Thanks crazygracieuk. Not single sex. She was seen by a paediatric OT 18 months ago instead of a full psych assessment and they said to encourage lots of sport which she does in and out of school. Will talk to the school regarding this although they are aware. They suggested we board her a couple of nights a week to help her form relationships. I think she is a little young for that but I guess we will try anything that helps.

OP posts:
betterwhenthesunshines · 24/11/2011 11:19

Does she have a preference for who she would like to invite? I'd definitely encorage boy friendships too as I think at this age they can be a lot less aware and a lot less judgemental so she may find it easier.

The other thing would be to go down the group activity route - football, karate class etc and then maybe suggest to one of the other mums that they join you for tea afterwards. I suspect that some mums may be uncomfortable about how their child will enjoy the playdate if your daughter finds some communication difficult so it may be easier if they are there too. It would also mean you got to know some other mothers better too. I know Yr3 is usually too old to have your mum come along too so maybe you could just raise this directly with some of the mums.

Possibly your daughter will always be better in a less direct group - you know her better than anyone here. So maybe you have to be careful about wishing for something you want rather than something she is aware she is missing out on?

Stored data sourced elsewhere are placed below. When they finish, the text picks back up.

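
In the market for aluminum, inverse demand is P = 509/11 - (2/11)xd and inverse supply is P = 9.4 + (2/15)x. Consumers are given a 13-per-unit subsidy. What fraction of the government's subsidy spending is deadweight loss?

DWL / government spending = 55/422

Pre-subsidy: 509/11 - (2/11)x = 9.4 + (2/15)x gives x* = 117 and P* = 25.
With the rebate, buyers effectively pay Pb = Ps − 13, where Ps is the price sellers receive.
On the curves, Pb = 509/11 - (2/11)x and Ps = 9.4 + (2/15)x; the wedge Ps − Pb = 13 gives 9.4 + (2/15)x − (509/11 - (2/11)x) = 13, so x' = 158.25.
Then Pb = 509/11 − (2/11)·158.25 = 17.5 and Ps = 9.4 + (2/15)·158.25 = 30.5.
ΔCS = ½(117 + 158.25)(25 − 17.5) = 1032.1875; ΔPS = ½(117 + 158.25)(30.5 − 25) = 756.9375.
Government spending = 13 × 158.25 = 2057.25.
DWL = ½ × 13 × (158.25 − 117) = 268.125; fraction = 268.125 / 2057.25 = 55/422.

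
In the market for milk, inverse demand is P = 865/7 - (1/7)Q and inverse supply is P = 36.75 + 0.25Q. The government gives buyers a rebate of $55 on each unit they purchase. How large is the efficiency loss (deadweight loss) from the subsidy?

Pre-subsidy: 865/7 - (1/7)Q = 36.75 + 0.25Q gives Q* = 221 and P* = 92.
With the rebate, buyers effectively pay Pb = Ps − 55, where Ps is the price sellers receive.
On the curves, Pb = 865/7 - (1/7)Q and Ps = 36.75 + 0.25Q; the wedge Ps − Pb = 55 gives 36.75 + 0.25Q − (865/7 - (1/7)Q) = 55, so Q' = 361.
Then Pb = 865/7 − (1/7)·361 = 72 and Ps = 36.75 + 0.25·361 = 127.
The subsidy expands output by 361 − 221 = 140 past the efficient level; on those units the gap between marginal cost and willingness to pay runs from 0 up to 55.
DWL = ½ × 55 × 140 = 3850.

Deadweight loss = $3850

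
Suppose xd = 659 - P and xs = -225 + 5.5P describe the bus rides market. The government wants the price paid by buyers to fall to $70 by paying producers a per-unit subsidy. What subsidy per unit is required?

Required subsidy s = $78 per unit

At a buyer price of 70, quantity demanded is 659 − 1·70 = 589.
Sellers supply 589 only when they receive Ps with -225 + 5.5·Ps = 589, i.e. Ps = 148.
s = Ps − Pb = 148 − 70 = 78.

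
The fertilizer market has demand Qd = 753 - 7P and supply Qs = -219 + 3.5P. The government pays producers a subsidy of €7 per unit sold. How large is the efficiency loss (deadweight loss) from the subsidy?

Deadweight loss = 343/6

Pre-subsidy: 753 - 7P = -219 + 3.5P gives P* = 648/7, Q* = 105.
With the subsidy, sellers receive Ps = Pb + 7 for each unit, where Pb is the price buyers pay.
Supply in terms of Pb becomes Qs = -219 + 3.5(Pb + 7) = -194.5 + 3.5Pb. Setting this equal to demand: 753 - 7Pb = -194.5 + 3.5Pb, so Pb = 1895/21.
Sellers receive Ps = 1895/21 + 7 = 2042/21; Q' = 753 − 7·(1895/21) = 364/3.
The subsidy expands output by 364/3 − 105 = 49/3 past the efficient level; on those units the gap between marginal cost and willingness to pay runs from 0 up to 7.
DWL = ½ × 7 × 49/3 = 343/6.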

Sorry - don't really have anything more specific other than make yourself available, friendly, chat at drop-off / pick up. Keep asking. Good luck.

IndigoBell · 24/11/2011 11:35

I think trying to get a dx for her, to see if she does have ASD or ADHD or what is the key to finding out what is likely to help her the most.

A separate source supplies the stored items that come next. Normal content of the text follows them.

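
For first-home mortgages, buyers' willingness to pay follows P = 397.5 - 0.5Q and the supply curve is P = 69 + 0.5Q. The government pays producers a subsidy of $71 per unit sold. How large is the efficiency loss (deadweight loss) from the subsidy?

Pre-subsidy: 397.5 - 0.5Q = 69 + 0.5Q gives Q* = 328.5 and P* = 233.25.
With the subsidy, sellers receive Ps = Pb + 71 for each unit, where Pb is the price buyers pay.
On the curves, Pb = 397.5 - 0.5Q and Ps = 69 + 0.5Q; the wedge Ps − Pb = 71 gives 69 + 0.5Q − (397.5 - 0.5Q) = 71, so Q' = 399.5.
Then Pb = 397.5 − 0.5·399.5 = 197.75 and Ps = 69 + 0.5·399.5 = 268.75.
The subsidy expands output by 399.5 − 328.5 = 71 past the efficient level; on those units the gap between marginal cost and willingness to pay runs from 0 up to 71.
DWL = ½ × 71 × 71 = 2520.5.

Deadweight loss = $2520.5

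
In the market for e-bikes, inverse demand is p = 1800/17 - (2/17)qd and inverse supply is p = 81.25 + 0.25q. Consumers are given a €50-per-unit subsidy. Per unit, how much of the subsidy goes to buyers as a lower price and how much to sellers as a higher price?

Pre-subsidy: 1800/17 - (2/17)q = 81.25 + 0.25q gives q* = 67 and p* = 98.
With the rebate, buyers effectively pay pb = ps − 50, where ps is the price sellers receive.
On the curves, pb = 1800/17 - (2/17)q and ps = 81.25 + 0.25q; the wedge ps − pb = 50 gives 81.25 + 0.25q − (1800/17 - (2/17)q) = 50, so q' = 203.
Then pb = 1800/17 − (2/17)·203 = 82 and ps = 81.25 + 0.25·203 = 132.
Buyers' price falls by p* − pb = 98 − 82 = 16; sellers' price rises by ps − p* = 132 − 98 = 34.

Buyers gain €16 per unit; sellers gain €34 per unit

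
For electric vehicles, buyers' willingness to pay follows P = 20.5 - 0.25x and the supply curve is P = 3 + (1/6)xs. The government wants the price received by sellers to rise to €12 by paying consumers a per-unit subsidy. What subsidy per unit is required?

At a seller price of 12, quantity supplied is -18 + 6·12 = 54.
Buyers absorb 54 only when they pay Pb = 20.5 − 0.25·54 = 7.
s = Ps − Pb = 12 − 7 = 5.

Required subsidy s = €5 per unit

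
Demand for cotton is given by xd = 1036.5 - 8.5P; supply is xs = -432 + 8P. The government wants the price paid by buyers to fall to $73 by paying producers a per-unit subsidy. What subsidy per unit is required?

At a buyer price of 73, quantity demanded is 1036.5 − 8.5·73 = 416.
Sellers supply 416 only when they receive Ps with -432 + 8·Ps = 416, i.e. Ps = 106.
s = Ps − Pb = 106 − 73 = 33.

Required subsidy s = $33 per unit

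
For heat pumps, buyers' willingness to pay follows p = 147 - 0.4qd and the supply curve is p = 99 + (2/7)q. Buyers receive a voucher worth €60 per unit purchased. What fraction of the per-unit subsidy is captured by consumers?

Consumer share = 7/12

Pre-subsidy: 147 - 0.4q = 99 + (2/7)q gives q* = 70 and p* = 119.
With the rebate, buyers effectively pay pb = ps − 60, where ps is the price sellers receive.
On the curves, pb = 147 - 0.4q and ps = 99 + (2/7)q; the wedge ps − pb = 60 gives 99 + (2/7)q − (147 - 0.4q) = 60, so q' = 157.5.
Then pb = 147 − 0.4·157.5 = 84 and ps = 99 + (2/7)·157.5 = 144.
Buyers' price falls by p* − pb = 119 − 84 = 35; sellers' price rises by ps − p* = 144 − 119 = 25.
So consumers capture 35/60 = 7/12 of each unit of subsidy.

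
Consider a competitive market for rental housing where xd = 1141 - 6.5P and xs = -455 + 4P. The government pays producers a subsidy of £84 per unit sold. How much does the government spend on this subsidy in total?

Pre-subsidy: 1141 - 6.5P = -455 + 4P gives P* = 152, x* = 153.
With the subsidy, sellers receive Ps = Pb + 84 for each unit, where Pb is the price buyers pay.
Supply in terms of Pb becomes xs = -455 + 4(Pb + 84) = -119 + 4Pb. Setting this equal to demand: 1141 - 6.5Pb = -119 + 4Pb, so Pb = 120.
Sellers receive Ps = 120 + 84 = 204; x' = 1141 − 6.5·120 = 361.
Government outlay = subsidy × quantity = 84 × 361 = 30324.

Government cost = £30324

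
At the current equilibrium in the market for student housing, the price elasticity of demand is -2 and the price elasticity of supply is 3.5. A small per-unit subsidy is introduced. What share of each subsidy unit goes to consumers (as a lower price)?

For a small subsidy around the equilibrium, the benefit split depends on the relative slopes, which at a point are proportional to the elasticities.
Buyer share = εs/(εs + |εd|) = 3.5/(3.5 + 2) = 7/11; seller share = |εd|/(εs + |εd|) = 4/11.

Consumer share = 7/11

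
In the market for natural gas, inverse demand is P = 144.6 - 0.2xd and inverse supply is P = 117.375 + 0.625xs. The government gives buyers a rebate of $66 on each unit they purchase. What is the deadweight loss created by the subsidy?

Deadweight loss = $2640

Pre-subsidy: 144.6 - 0.2x = 117.375 + 0.625x gives x* = 33 and P* = 138.
With the rebate, buyers effectively pay Pb = Ps − 66, where Ps is the price sellers receive.
On the curves, Pb = 144.6 - 0.2x and Ps = 117.375 + 0.625x; the wedge Ps − Pb = 66 gives 117.375 + 0.625x − (144.6 - 0.2x) = 66, so x' = 113.
Then Pb = 144.6 − 0.2·113 = 122 and Ps = 117.375 + 0.625·113 = 188.
The subsidy expands output by 113 − 33 = 80 past the efficient level; on those units the gap between marginal cost and willingness to pay runs from 0 up to 66.
DWL = ½ × 66 × 80 = 2640.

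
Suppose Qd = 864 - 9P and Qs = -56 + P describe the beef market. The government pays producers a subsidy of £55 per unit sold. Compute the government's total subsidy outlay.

Government cost = £4702.5

Pre-subsidy: 864 - 9P = -56 + P gives P* = 92, Q* = 36.
With the subsidy, sellers receive Ps = Pb + 55 for each unit, where Pb is the price buyers pay.
Supply in terms of Pb becomes Qs = -56 + 1(Pb + 55) = -1 + Pb. Setting this equal to demand: 864 - 9Pb = -1 + Pb, so Pb = 86.5.
Sellers receive Ps = 86.5 + 55 = 141.5; Q' = 864 − 9·86.5 = 85.5.
Government outlay = subsidy × quantity = 55 × 85.5 = 4702.5.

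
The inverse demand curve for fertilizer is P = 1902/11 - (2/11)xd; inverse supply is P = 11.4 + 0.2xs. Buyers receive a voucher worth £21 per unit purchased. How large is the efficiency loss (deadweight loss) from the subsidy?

Pre-subsidy: 1902/11 - (2/11)x = 11.4 + 0.2x gives x* = 423 and P* = 96.
With the rebate, buyers effectively pay Pb = Ps − 21, where Ps is the price sellers receive.
On the curves, Pb = 1902/11 - (2/11)x and Ps = 11.4 + 0.2x; the wedge Ps − Pb = 21 gives 11.4 + 0.2x − (1902/11 - (2/11)x) = 21, so x' = 478.
Then Pb = 1902/11 − (2/11)·478 = 86 and Ps = 11.4 + 0.2·478 = 107.
The subsidy expands output by 478 − 423 = 55 past the efficient level; on those units the gap between marginal cost and willingness to pay runs from 0 up to 21.
DWL = ½ × 21 × 55 = 577.5.

Deadweight loss = £577.5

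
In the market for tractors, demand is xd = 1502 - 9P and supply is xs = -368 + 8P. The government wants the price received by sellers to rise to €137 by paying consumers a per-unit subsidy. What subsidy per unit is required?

At a seller price of 137, quantity supplied is -368 + 8·137 = 728.
Buyers absorb 728 only when they pay Pb with 1502 − 9·Pb = 728, i.e. Pb = 86.
s = Ps − Pb = 137 − 86 = 51.

Required subsidy s = €51 per unit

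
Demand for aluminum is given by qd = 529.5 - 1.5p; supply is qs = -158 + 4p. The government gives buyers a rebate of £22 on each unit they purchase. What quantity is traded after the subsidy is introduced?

Pre-subsidy: 529.5 - 1.5p = -158 + 4p gives p* = 125, q* = 342.
With the rebate, buyers effectively pay pb = ps − 22, where ps is the price sellers receive.
Demand in terms of ps becomes qd = 529.5 − 1.5(ps − 22) = 562.5 - 1.5ps. Setting this equal to supply: 562.5 - 1.5ps = -158 + 4ps, so ps = 131.
Buyers pay pb = 131 − 22 = 109; q' = -158 + 4·131 = 366.

q' = 366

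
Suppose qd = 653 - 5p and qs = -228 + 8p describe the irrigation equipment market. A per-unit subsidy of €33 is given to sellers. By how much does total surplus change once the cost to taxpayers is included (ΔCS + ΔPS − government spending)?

Net change in total surplus = -21780/13

Pre-subsidy: 653 - 5p = -228 + 8p gives p* = 881/13, q* = 4084/13.
With the subsidy, sellers receive ps = pb + 33 for each unit, where pb is the price buyers pay.
Supply in terms of pb becomes qs = -228 + 8(pb + 33) = 36 + 8pb. Setting this equal to demand: 653 - 5pb = 36 + 8pb, so pb = 617/13.
Sellers receive ps = 617/13 + 33 = 1046/13; q' = 653 − 5·(617/13) = 5404/13.
ΔCS = ½(4084/13 + 5404/13)(881/13 − 617/13) = 1252416/169; ΔPS = ½(4084/13 + 5404/13)(1046/13 − 881/13) = 782760/169.
Government spending = 33 × 5404/13 = 178332/13.
Net change = 1252416/169 + 782760/169 − 178332/13 = -21780/13. The loss equals the DWL triangle ½·33·1320/13.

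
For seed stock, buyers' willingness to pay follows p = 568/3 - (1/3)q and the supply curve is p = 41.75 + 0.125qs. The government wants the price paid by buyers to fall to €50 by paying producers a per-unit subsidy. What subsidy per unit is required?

At a buyer price of 50, quantity demanded is 568 − 3·50 = 418.
Sellers supply 418 only when they receive ps = 41.75 + 0.125·418 = 94.
s = ps − pb = 94 − 50 = 44.

Required subsidy s = €44 per unit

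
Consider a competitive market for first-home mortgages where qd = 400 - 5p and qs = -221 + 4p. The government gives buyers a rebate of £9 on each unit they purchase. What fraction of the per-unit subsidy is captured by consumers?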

dixiechick1975 · 24/11/2011 13:23

Does she do brownies or beavers/cubs?

The right one should be inclusive and a wider mix of ages and children than school - might be a less pressured way to interact.

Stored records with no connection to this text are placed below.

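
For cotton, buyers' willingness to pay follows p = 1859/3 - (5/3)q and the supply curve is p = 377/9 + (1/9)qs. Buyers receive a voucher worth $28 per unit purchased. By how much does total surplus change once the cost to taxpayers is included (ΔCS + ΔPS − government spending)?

Pre-subsidy: 1859/3 - (5/3)q = 377/9 + (1/9)q gives q* = 325 and p* = 78.
With the rebate, buyers effectively pay pb = ps − 28, where ps is the price sellers receive.
On the curves, pb = 1859/3 - (5/3)q and ps = 377/9 + (1/9)q; the wedge ps − pb = 28 gives 377/9 + (1/9)q − (1859/3 - (5/3)q) = 28, so q' = 340.75.
Then pb = 1859/3 − (5/3)·340.75 = 51.75 and ps = 377/9 + (1/9)·340.75 = 79.75.
ΔCS = ½(325 + 340.75)(78 − 51.75) = 8737.96875; ΔPS = ½(325 + 340.75)(79.75 − 78) = 582.53125.
Government spending = 28 × 340.75 = 9541.
Net change = 8737.96875 + 582.53125 − 9541 = -220.5. The loss equals the DWL triangle ½·28·15.75.

Net change in total surplus = -$220.5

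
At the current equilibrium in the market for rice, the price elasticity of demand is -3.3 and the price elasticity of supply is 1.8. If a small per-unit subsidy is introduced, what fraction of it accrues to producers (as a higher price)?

Producer share = 11/17

For a small subsidy around the equilibrium, the benefit split depends on the relative slopes, which at a point are proportional to the elasticities.
Buyer share = εs/(εs + |εd|) = 1.8/(1.8 + 3.3) = 6/17; seller share = |εd|/(εs + |εd|) = 11/17.
So producers capture 11/17 of the subsidy.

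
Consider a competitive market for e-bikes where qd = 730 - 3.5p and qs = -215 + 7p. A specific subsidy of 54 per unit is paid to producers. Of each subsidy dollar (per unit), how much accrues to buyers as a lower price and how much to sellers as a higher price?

Pre-subsidy: 730 - 3.5p = -215 + 7p gives p* = 90, q* = 415.
With the subsidy, sellers receive ps = pb + 54 for each unit, where pb is the price buyers pay.
Supply in terms of pb becomes qs = -215 + 7(pb + 54) = 163 + 7pb. Setting this equal to demand: 730 - 3.5pb = 163 + 7pb, so pb = 54.
Sellers receive ps = 54 + 54 = 108; q' = 730 − 3.5·54 = 541.
Buyers' price falls by p* − pb = 90 − 54 = 36; sellers' price rises by ps − p* = 108 − 90 = 18.

Buyers gain 36 per unit; sellers gain 18 per unit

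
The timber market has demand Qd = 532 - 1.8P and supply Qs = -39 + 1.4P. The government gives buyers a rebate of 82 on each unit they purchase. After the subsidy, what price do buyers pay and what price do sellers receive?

Buyers pay 142.5625; sellers receive 224.5625

Pre-subsidy: 532 - 1.8P = -39 + 1.4P gives P* = 178.4375, Q* = 210.8125.
With the rebate, buyers effectively pay Pb = Ps − 82, where Ps is the price sellers receive.
Demand in terms of Ps becomes Qd = 532 − 1.8(Ps − 82) = 679.6 - 1.8Ps. Setting this equal to supply: 679.6 - 1.8Ps = -39 + 1.4Ps, so Ps = 224.5625.
Buyers pay Pb = 224.5625 − 82 = 142.5625; Q' = -39 + 1.4·224.5625 = 275.3875.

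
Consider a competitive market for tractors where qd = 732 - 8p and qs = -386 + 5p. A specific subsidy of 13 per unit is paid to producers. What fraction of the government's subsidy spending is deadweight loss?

Pre-subsidy: 732 - 8p = -386 + 5p gives p* = 86, q* = 44.
With the subsidy, sellers receive ps = pb + 13 for each unit, where pb is the price buyers pay.
Supply in terms of pb becomes qs = -386 + 5(pb + 13) = -321 + 5pb. Setting this equal to demand: 732 - 8pb = -321 + 5pb, so pb = 81.
Sellers receive ps = 81 + 13 = 94; q' = 732 − 8·81 = 84.
ΔCS = ½(44 + 84)(86 − 81) = 320; ΔPS = ½(44 + 84)(94 − 86) = 512.
Government spending = 13 × 84 = 1092.
DWL = ½ × 13 × (84 − 44) = 260; fraction = 260 / 1092 = 5/21.

DWL / government spending = 5/21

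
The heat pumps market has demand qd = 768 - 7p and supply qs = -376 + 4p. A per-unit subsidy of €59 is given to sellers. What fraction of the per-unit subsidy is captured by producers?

Pre-subsidy: 768 - 7p = -376 + 4p gives p* = 104, q* = 40.
With the subsidy, sellers receive ps = pb + 59 for each unit, where pb is the price buyers pay.
Supply in terms of pb becomes qs = -376 + 4(pb + 59) = -140 + 4pb. Setting this equal to demand: 768 - 7pb = -140 + 4pb, so pb = 908/11.
Sellers receive ps = 908/11 + 59 = 1557/11; q' = 768 − 7·(908/11) = 2092/11.
Buyers' price falls by p* − pb = 104 − 908/11 = 236/11; sellers' price rises by ps − p* = 1557/11 − 104 = 413/11.
So producers capture (413/11)/59 = 7/11 of each unit of subsidy.

Producer share = 7/11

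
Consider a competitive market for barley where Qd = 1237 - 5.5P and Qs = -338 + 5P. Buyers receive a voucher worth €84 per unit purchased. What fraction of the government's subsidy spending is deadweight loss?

DWL / government spending = 55/316

Pre-subsidy: 1237 - 5.5P = -338 + 5P gives P* = 150, Q* = 412.
With the rebate, buyers effectively pay Pb = Ps − 84, where Ps is the price sellers receive.
Demand in terms of Ps becomes Qd = 1237 − 5.5(Ps − 84) = 1699 - 5.5Ps. Setting this equal to supply: 1699 - 5.5Ps = -338 + 5Ps, so Ps = 194.
Buyers pay Pb = 194 − 84 = 110; Q' = -338 + 5·194 = 632.
ΔCS = ½(412 + 632)(150 − 110) = 20880; ΔPS = ½(412 + 632)(194 − 150) = 22968.
Government spending = 84 × 632 = 53088.
DWL = ½ × 84 × (632 − 412) = 9240; fraction = 9240 / 53088 = 55/316.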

sarahfreck · 24/11/2011 13:58

What about offering to take her and a friend to soft play area? The other child may be keen to do that type of activity and they can do some "playing alongside" rather than full-on playing together all the time which your dd may find more tricky.
I have taught several children at various places on the autistic spectrum. They are more unusual in their characteristics, but the ones I've taught have also been totally delightful and loveable. (Even the one who growls at me and told another teacher he was imagining her with an axe in her head! Grin)

I'd say; try and spend some one-one one time with your daughter yourself ( not saying you don't already do this by the way). Let the play be led by her to some extent. Find out how she likes to play. (Jigsaws? reading together? fun sports challenges - eg how fast can you run around the tree at the bottom of the garden and come back- whatever) Do you have a water play place nearby? Get to know her particular strengths and play to those!